随着科技的不断进步发展,人们对器件小型化以及集成化有了更高的追求,表面等离激元(Surface plasmon, SP)由于其独特的性质,能够突破衍射极限,在纳米尺度上操控光子。在光电子器件、太阳能电池、生物/化学传感器以及光电探测等领域具有极大的应用前景 [1] - [8]。而热点位置的时空调控是等离激元在各个领域中应用的关键因素,因此等离激元的相干控制受到人们广泛的关注 [8] - [16]。在之前的研究中人们发现相位调制能够实现对等离激元时空演化的有效调控,与偏振、波长等其他调控手段相比,相位调制能够在时域上对热点位置进行灵活调控。2002年Stockman首次从理论上研究了相位调制对V形纳米结构近场演化的影响 [17]:仅通过对脉冲的相位调制,可以实现将局域场集中到V形纳米结构的顶点处,证明了相位调制可在纳米系统中实现能量的局域化。随后,Lee T. W.通过FDTD方法的计算表明利用啁啾脉冲的特性可以控制金属表面附近热点的时空行为,产生违反直觉的负群速度 [18]。此外,Harada T.证明了对于具有不同纵横比的Au纳米十字结构,局域等离激元的激发序列可以通过光谱范围很宽的啁啾飞秒激光脉冲和偏振共同来调控 [19]。2016年,Manuilovich对比了入射脉冲为正啁啾脉冲、负啁啾脉冲、与无啁啾脉冲时,锥形结构尖端附近的近场增强,发现具有负初始啁啾的脉冲照射下,尖端附近得到更大的近场增强 [20]。
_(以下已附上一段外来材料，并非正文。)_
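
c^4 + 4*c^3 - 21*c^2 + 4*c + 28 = (c - 2)^2*(c + 1)*(c + 7)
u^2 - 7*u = u*(u - 7)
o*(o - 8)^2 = o^3 - 16*o^2 + 64*o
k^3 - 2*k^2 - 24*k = k*(k - 6)*(k + 4)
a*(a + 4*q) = a^2 + 4*a*q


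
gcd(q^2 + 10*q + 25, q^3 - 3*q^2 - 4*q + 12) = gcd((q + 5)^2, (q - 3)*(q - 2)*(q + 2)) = 1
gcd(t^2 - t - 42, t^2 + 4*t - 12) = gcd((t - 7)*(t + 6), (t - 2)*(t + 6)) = t + 6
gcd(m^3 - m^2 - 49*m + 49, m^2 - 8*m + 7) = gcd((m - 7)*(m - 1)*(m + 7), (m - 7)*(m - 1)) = m^2 - 8*m + 7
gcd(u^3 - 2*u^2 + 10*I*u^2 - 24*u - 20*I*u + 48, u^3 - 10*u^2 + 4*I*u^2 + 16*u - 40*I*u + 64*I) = u^2 + u*(-2 + 4*I) - 8*I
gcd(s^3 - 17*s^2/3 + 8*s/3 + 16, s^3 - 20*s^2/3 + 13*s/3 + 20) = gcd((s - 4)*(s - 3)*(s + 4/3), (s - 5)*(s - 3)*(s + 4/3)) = s^2 - 5*s/3 - 4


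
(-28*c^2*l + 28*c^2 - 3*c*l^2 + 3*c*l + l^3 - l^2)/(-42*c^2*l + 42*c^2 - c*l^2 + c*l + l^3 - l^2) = (4*c + l)/(6*c + l)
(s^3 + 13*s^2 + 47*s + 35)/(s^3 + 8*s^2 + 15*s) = (s^2 + 8*s + 7)/(s*(s + 3))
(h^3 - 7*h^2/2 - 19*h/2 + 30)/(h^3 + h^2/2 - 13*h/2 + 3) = (2*h^2 - 13*h + 20)/(2*h^2 - 5*h + 2)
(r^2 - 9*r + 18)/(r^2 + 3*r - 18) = (r - 6)/(r + 6)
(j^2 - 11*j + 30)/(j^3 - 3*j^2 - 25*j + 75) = (j - 6)/(j^2 + 2*j - 15)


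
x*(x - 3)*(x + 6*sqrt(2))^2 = x^4 - 3*x^3 + 12*sqrt(2)*x^3 - 36*sqrt(2)*x^2 + 72*x^2 - 216*x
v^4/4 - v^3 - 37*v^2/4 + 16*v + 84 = (v/4 + 1)*(v - 7)*(v - 4)*(v + 3)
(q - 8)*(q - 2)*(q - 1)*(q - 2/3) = q^4 - 35*q^3/3 + 100*q^2/3 - 100*q/3 + 32/3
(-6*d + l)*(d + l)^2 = -6*d^3 - 11*d^2*l - 4*d*l^2 + l^3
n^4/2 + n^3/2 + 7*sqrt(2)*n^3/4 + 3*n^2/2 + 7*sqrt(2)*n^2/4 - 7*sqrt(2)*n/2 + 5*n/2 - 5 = (n/2 + 1)*(n - 1)*(n + sqrt(2))*(n + 5*sqrt(2)/2)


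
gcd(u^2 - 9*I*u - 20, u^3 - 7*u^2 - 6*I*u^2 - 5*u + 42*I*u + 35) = u - 5*I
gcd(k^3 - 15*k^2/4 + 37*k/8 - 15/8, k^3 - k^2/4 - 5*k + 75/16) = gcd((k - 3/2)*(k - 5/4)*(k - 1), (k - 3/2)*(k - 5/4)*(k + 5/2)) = k^2 - 11*k/4 + 15/8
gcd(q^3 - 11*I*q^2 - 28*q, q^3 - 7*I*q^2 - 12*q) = q^2 - 4*I*q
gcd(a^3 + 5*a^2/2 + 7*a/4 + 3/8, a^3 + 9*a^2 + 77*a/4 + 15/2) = a + 1/2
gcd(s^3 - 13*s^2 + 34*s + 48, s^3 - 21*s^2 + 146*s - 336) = s^2 - 14*s + 48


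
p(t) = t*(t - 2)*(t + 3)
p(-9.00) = -594.00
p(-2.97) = 0.44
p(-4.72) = -54.56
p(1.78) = -1.87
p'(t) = t*(t - 2) + t*(t + 3) + (t - 2)*(t + 3) = 3*t^2 + 2*t - 6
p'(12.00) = 450.00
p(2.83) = 13.69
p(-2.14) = 7.62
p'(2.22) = 13.23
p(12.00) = 1800.00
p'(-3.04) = 15.64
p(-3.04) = -0.61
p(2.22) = 2.55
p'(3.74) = 43.44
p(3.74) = 43.86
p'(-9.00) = 219.00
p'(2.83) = 23.69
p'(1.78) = 7.07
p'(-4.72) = 51.40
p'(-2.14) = 3.46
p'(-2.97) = 14.52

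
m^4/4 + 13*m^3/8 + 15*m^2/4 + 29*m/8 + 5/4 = (m/2 + 1/2)*(m/2 + 1)*(m + 1)*(m + 5/2)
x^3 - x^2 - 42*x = x*(x - 7)*(x + 6)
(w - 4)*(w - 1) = w^2 - 5*w + 4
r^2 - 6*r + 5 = (r - 5)*(r - 1)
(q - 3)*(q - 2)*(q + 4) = q^3 - q^2 - 14*q + 24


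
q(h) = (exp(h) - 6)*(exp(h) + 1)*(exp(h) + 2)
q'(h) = (exp(h) - 6)*(exp(h) + 1)*exp(h) + (exp(h) - 6)*(exp(h) + 2)*exp(h) + (exp(h) + 1)*(exp(h) + 2)*exp(h)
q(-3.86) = -12.34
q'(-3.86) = -0.34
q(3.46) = 28650.93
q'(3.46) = 90043.89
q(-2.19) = -13.83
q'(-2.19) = -1.86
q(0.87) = -53.68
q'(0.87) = -31.58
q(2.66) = 2068.04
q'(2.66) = 7310.75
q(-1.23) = -16.91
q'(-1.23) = -5.11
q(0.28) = -36.11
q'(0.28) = -24.73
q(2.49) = 1113.20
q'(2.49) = 4197.99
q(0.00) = -30.00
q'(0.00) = -19.00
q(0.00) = -30.00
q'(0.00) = -19.00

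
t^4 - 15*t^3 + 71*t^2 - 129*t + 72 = (t - 8)*(t - 3)^2*(t - 1)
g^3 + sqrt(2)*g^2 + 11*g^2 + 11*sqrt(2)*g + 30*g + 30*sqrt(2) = (g + 5)*(g + 6)*(g + sqrt(2))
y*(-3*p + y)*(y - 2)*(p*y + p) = -3*p^2*y^3 + 3*p^2*y^2 + 6*p^2*y + p*y^4 - p*y^3 - 2*p*y^2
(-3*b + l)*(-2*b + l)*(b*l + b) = 6*b^3*l + 6*b^3 - 5*b^2*l^2 - 5*b^2*l + b*l^3 + b*l^2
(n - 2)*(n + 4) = n^2 + 2*n - 8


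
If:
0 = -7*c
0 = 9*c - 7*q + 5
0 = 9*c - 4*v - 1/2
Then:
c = 0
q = 5/7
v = -1/8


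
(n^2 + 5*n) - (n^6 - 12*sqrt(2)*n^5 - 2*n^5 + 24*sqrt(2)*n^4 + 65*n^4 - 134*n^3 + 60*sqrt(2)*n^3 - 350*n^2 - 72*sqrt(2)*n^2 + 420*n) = -n^6 + 2*n^5 + 12*sqrt(2)*n^5 - 65*n^4 - 24*sqrt(2)*n^4 - 60*sqrt(2)*n^3 + 134*n^3 + 72*sqrt(2)*n^2 + 351*n^2 - 415*n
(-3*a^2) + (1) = 1 - 3*a^2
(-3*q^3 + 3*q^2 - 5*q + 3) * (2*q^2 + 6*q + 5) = -6*q^5 - 12*q^4 - 7*q^3 - 9*q^2 - 7*q + 15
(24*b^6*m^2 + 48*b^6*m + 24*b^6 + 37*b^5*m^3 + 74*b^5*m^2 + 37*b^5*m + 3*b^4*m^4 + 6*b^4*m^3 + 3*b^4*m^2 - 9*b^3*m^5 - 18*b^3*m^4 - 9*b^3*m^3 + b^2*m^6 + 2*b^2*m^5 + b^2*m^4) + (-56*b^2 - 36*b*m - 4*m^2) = 24*b^6*m^2 + 48*b^6*m + 24*b^6 + 37*b^5*m^3 + 74*b^5*m^2 + 37*b^5*m + 3*b^4*m^4 + 6*b^4*m^3 + 3*b^4*m^2 - 9*b^3*m^5 - 18*b^3*m^4 - 9*b^3*m^3 + b^2*m^6 + 2*b^2*m^5 + b^2*m^4 - 56*b^2 - 36*b*m - 4*m^2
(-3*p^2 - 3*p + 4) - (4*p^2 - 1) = -7*p^2 - 3*p + 5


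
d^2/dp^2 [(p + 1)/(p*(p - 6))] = 2*(p^3 + 3*p^2 - 18*p + 36)/(p^3*(p^3 - 18*p^2 + 108*p - 216))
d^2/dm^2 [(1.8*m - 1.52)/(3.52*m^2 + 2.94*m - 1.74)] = ((0.116800000000001 - 38.016*m)*(3.52*m^2 + 2.94*m - 1.74) + (1.8*m - 1.52)*(7.04*m + 2.94)*(14.08*m + 5.88))/(3.52*m^2 + 2.94*m - 1.74)^3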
本文设计了一种利于器件小型化的单一非对称金纳米十字结构,运用时域有限差分软件(FDTD Solutions) [21] 对这种结构进行了模拟研究。对比了入射激光分别为单色连续光,正啁啾脉冲与负啁啾脉冲时,热点位置的时空演化规律,实现了对局域等离激元动力学演化过程的相干控制。我们表明不同入射光激发的等离激元具有不同演化特性,这些不同的演化特性将根据不同应用领域的需求,进行选择性应用。

2. 计算设置

本文采用FDTD Solutions软件对图1所示的非对称金纳米结构进行了模拟研究,该结构由四个金纳米棒组成,其中A1与A3棒沿y轴方向,A2与A4棒沿x轴方向,棒长分别为A1 = 80 nm,A3 = 50 nm,A2 = A4 = 90 nm,在每个棒的顶端,存在半径为15 nm的半圆,每个纳米棒的宽度等于30 nm,沿z轴方向的高度为30 nm。为了方便计算纳米结构的消光谱,入射光采用沿z轴入射,y轴偏振的全场散射场(total field scattered-field, TFSF)光源,如图1所示。在模拟过程中设定纳米结构周围介质为真空环境(n = 1),模拟区域为 2 × 2 × 2 μm 3 ,结构周围的网格精度为 2 × 2 × 2 nm 3 ,选用完美匹配层(PML)作为边界条件。在模拟中含有啁啾的光源无法直接设置,需要通过脚本调制超短激光脉冲相位的方法来实现。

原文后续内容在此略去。